Imagine if researchers in the 1960s had been thinking correctly (i.e., a younger age of the earth and thus rapid oil production at the time of the Flood) and had developed technology based on that truth. It could have revolutionized the oil industry in our current age! Instead, researchers only recently figured it out.

I want to encourage you to think biblically. The Bible makes sense of the world and makes sense of science and technology. Even so, we are in a world where the Bible comes under increasing attack, and secular scientists want to divorce science from the Bible (see “Is Science Secular?”). Science exists because the Bible is true. There is no reason to suppress this knowledge (Romans 1:18–21).

According to the Bible, man has always been brilliant—both in the past and in the present. The difference today is that we have more accumulated knowledge and technologies.

— Bodie Hodge, Answers in Genesis, Is Man Getting “Smarter”?, October, 2016

4 Comments

  1. Avatar
    Geoff

    This Bodie Hodge is reminiscent of a talking dummy, who says how stupid his ventriloquist is.

    Man can, indeed, be brilliant; Roger Penrose, Laurence Krauss, Stephen Hawking, Jerry Coyne, to name just a very few.
    Man can also be incredibly stupid; Answers in Genesis, to name many.

  2. Avatar
    Karen the rock whisperer

    Wow. Just… wow. Christianity led to the Dark Ages, when European people forgot the great technological successes of the Mediterranean world, and had to re-learn them painfully in the Renaissance.

    The notion that prehistorical evolution should be somehow recorded by historians is also mind-blowing. Homo Habilis, Homo Erectus, and early Homo Sapiens were far too damned busy trying to keep food on the spit and fight off dangers to invent writing… though our H, Sapiens ancestors were big on recording hunts (or perhaps prayers for hunts) on cave walls. Even much later, the people who managed things like, say, Stonehenge didn’t feel the need to write anything down about it. I suspect writing came about as a way to tally crops and whatnot in civilizations that were organized around some hierarchical structure. But once people figured out they could write about bushels of wheat, what’s to keep them about writing about other things?

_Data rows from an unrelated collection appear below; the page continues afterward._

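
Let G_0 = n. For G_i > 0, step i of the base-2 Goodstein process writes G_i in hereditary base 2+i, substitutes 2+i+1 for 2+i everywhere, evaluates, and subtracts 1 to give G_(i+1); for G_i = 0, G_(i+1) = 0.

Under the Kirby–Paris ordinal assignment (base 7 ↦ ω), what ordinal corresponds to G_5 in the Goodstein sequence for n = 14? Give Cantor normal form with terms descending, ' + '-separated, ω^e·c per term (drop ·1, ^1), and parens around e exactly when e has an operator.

ω^(ω + 1) + ω^5·5 + ω^4·5 + ω^3·5 + ω^2·5 + ω·5 + 4

step 0: 14 = 2^(2 + 1) + 2^2 + 2; sub 3 for 2: 3^(3 + 1) + 3^3 + 3; = 111; G_1 = 111−1 = 110
step 1: 110 = 3^(3 + 1) + 3^3 + 2; sub 4 for 3: 4^(4 + 1) + 4^4 + 2; = 1282; G_2 = 1282−1 = 1281
step 2: 1281 = 4^(4 + 1) + 4^4 + 1; sub 5 for 4: 5^(5 + 1) + 5^5 + 1; = 18751; G_3 = 18751−1 = 18750
step 3: 18750 = 5^(5 + 1) + 5^5; sub 6 for 5: 6^(6 + 1) + 6^6; = 326592; G_4 = 326592−1 = 326591
step 4: 326591 = 6^(6 + 1) + 5·6^5 + 5·6^4 + 5·6^3 + 5·6^2 + 5·6 + 5; sub 7 for 6: 7^(7 + 1) + 5·7^5 + 5·7^4 + 5·7^3 + 5·7^2 + 5·7 + 5; = 5862841; G_5 = 5862841−1 = 5862840
step 5: 5862840 = 7^(7 + 1) + 5·7^5 + 5·7^4 + 5·7^3 + 5·7^2 + 5·7 + 4; sub 8 for 7: 8^(8 + 1) + 5·8^5 + 5·8^4 + 5·8^3 + 5·8^2 + 5·8 + 4; = 134404972; G_6 = 134404972−1 = 134404971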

    So, so much cluelessness in one passage.

    • Avatar
      Becky Wiren

      I think you’re on to something. IIRC, human brains got bigger when hunters were able to hunt large enough creatures for food sources. (Of course this would have taken many, many years of evolution.) So there was an increase of intelligence. Then when humans were able to stay in one place and farm, agriculture changed everything. And yes, then is when scientists believe writing began, due to the complexity of humanity’s new lifestyle.